Ely is a cathedral city in Cambridgeshire situated about 14 miles north of Cambridge. Ely itself is built on a 23 mile sq Kimmeridge clay island which at 85ft is the highest land in the fens. Major rivers including the Witham, Welland, Nene and Great Ouse feed into Ely making it the perfect place for boating enthusiasts. The economy is mainly agricultural now but before the fens were drained it was mostly the harvesting of osier (willow) and sedge (rush) and the extraction of peat were important activities, along with eel fishing from which the settlement’s name may have been derived. The production of fudge, we found, has also become very popular in the area, much to the delight of visitors.
The Cathedral Church of the Holy and Undivided Trinity of Ely (to give it its full name), dates back to 1083 (as it stands today). It was given its cathedral status in 1109 and is architecturally outstanding both for its scale and stylistic details. Having been built in a monumental Romanesque style, the Galilee porch, lady chapel and choir were rebuilt in an exuberant Decorated Gothic. Its most notable feature is the central octagonal tower, with a lantern above, which provides a unique internal space and, along with the West Tower, dominates the surrounding landscape.

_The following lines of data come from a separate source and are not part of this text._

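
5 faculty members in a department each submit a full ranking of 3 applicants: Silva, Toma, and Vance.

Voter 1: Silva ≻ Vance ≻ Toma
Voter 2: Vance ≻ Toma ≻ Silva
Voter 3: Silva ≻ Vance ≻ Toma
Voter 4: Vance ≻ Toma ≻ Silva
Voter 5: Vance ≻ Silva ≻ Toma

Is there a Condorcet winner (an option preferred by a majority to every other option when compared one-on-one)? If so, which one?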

For a small city, Ely has a lot offer. There is the peaceful and picturesque Fenlands waterway which can be accessed via Ely waterside, the Cathedral which dominates the whole area and starting in spring the festival season begins to celebrate Eels mostly (throwing them, kissing them, jellying them and of course eating them). The town centre is small, tidy with some great little shops to uncover and is worth a look.
We could not resist when we were invited to come along by a couple who were paying their first visit to the area on a beautifully sunny bank holiday weekend in May.